Consequently, according to evidence shown in our analysis, we suggest experimental investigation of VirB/D4p42a in order to elucidate the probable effector translocator function and its involvement in the R. etti CFN42 symbiosis. Through T4SS analysis of symbiotic bacteria, it is possible to verify a role of this system for the host relationship. Perhaps in these bacteria, the T4SS can replace the same secretion function mediated by another system, such as the type III secretion system.

Future development and perspectives

Currently, we are working to include new systems and the related substrates for the effector translocator systems in the database. Also, we will perform an upgrade of the database to incorporate more systems from Gram-negative and Gram-positive Bacteria and Archaea.


In summary, AtlasT4SS is a comprehensive and web-accessible database of type IV secretion system in prokaryotes. This is a public resource devoted to the knowledge about classification, function and evolution of this transport system from a variety of bacterial and archaeal genomes. AtlasT4SS will be useful for the annotation of T4SS in prokaryotic genomes.
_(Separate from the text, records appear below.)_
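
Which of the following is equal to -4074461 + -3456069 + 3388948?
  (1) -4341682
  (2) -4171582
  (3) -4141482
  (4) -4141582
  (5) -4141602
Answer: 4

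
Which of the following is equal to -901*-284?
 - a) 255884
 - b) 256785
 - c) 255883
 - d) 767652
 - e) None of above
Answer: a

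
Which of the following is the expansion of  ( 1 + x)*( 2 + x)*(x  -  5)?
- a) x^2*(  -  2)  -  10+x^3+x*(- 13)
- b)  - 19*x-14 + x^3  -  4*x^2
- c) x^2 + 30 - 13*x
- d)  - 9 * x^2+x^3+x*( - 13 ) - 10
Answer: a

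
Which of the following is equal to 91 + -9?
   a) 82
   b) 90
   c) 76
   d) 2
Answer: a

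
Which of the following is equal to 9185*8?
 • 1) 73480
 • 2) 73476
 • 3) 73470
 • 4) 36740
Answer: 1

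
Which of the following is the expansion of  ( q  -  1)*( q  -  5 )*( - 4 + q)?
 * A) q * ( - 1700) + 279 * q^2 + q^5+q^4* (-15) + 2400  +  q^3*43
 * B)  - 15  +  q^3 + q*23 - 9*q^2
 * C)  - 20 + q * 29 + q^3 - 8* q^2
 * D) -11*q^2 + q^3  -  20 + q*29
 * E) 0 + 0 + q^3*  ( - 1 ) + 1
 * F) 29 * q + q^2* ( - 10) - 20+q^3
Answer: F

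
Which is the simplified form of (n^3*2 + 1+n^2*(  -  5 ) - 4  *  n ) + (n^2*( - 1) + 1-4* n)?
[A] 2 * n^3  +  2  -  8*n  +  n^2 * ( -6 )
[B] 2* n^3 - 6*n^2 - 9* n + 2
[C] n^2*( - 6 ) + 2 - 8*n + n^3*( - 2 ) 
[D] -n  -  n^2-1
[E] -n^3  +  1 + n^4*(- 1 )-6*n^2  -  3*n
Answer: A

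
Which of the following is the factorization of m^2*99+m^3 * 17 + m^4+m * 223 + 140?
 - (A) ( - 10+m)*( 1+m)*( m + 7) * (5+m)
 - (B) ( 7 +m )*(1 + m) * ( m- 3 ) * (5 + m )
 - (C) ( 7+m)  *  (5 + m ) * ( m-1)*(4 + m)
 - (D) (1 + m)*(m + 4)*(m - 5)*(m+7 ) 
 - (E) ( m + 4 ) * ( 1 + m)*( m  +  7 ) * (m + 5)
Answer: E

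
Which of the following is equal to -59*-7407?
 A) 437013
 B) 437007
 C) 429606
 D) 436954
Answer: A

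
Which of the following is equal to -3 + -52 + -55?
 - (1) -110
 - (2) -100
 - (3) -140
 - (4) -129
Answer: 1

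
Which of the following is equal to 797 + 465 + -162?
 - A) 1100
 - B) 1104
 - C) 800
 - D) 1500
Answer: A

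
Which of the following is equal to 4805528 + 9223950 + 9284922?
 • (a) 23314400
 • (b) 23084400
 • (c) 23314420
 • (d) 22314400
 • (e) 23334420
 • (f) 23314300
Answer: a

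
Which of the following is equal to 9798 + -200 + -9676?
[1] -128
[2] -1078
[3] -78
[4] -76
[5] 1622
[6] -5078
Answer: 3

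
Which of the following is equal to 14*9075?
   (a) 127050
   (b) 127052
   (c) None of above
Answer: a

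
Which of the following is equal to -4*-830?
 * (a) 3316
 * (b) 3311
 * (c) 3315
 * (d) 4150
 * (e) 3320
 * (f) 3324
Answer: e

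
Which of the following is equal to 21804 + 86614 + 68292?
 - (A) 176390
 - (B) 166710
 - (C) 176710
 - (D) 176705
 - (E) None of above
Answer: C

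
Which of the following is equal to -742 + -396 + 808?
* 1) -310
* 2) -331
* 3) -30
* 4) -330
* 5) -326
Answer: 4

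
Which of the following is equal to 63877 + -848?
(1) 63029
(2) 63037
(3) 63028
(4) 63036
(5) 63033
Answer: 1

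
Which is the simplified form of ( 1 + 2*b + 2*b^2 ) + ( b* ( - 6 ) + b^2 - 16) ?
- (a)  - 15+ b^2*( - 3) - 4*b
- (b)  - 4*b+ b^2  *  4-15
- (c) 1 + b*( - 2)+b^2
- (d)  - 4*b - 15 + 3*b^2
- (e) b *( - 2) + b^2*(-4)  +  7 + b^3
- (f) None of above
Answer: d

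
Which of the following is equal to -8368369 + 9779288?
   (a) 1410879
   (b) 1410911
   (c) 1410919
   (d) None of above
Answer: c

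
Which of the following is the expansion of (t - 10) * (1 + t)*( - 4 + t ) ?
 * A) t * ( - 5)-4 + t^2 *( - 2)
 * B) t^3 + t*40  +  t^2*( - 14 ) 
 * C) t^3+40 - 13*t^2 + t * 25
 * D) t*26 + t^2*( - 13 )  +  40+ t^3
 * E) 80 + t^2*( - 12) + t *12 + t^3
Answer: D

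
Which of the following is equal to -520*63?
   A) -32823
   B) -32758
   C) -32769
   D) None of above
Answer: D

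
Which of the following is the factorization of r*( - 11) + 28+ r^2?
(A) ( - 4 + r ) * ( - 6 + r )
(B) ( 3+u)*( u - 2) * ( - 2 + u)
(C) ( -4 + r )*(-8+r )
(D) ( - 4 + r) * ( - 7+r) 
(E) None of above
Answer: D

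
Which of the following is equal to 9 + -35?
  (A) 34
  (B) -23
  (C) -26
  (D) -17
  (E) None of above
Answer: C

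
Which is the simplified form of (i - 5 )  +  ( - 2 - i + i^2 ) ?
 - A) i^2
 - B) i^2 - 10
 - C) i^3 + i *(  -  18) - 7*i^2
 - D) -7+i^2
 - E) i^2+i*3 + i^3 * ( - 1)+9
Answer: D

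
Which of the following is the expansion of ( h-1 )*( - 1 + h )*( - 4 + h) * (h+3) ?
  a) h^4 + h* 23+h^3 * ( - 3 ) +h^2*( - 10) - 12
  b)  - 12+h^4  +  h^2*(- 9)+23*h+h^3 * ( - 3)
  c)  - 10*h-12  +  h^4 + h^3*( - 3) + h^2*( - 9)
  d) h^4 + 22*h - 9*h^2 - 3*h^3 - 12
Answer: b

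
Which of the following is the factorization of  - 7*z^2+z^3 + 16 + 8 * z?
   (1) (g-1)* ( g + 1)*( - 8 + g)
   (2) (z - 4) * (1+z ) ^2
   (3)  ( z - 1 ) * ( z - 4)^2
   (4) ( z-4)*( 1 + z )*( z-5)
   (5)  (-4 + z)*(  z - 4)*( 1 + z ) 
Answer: 5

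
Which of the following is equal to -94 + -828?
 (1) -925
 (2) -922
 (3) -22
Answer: 2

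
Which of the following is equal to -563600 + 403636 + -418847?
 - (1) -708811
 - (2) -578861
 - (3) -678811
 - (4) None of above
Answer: 4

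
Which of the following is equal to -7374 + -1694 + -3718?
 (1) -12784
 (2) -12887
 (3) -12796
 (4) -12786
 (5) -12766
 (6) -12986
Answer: 4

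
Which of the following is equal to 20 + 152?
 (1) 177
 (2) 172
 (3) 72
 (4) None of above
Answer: 2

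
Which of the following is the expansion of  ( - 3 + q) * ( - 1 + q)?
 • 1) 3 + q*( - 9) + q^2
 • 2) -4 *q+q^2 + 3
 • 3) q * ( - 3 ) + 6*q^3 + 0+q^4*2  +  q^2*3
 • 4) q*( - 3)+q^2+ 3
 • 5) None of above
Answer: 2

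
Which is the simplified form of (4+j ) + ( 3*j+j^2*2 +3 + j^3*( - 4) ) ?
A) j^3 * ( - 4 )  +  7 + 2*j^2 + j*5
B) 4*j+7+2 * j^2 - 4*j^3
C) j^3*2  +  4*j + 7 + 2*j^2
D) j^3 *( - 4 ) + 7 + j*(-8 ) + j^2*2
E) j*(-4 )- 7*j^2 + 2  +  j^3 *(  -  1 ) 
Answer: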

Availability and requirements

Database name: AtlasT4SS.

Project home page:

Operating system(s): Platform independent.

Programming languages: AtlasT4SS is an interactive web-based database with user-friendly interface (HTML/Web-Based MVC). Information is provided using the RDBMS MySQL and the Catalyst Framework based in Perl programming language and Model-View-Controller (MVC) design pattern for Web Use by non-academics: no license needed.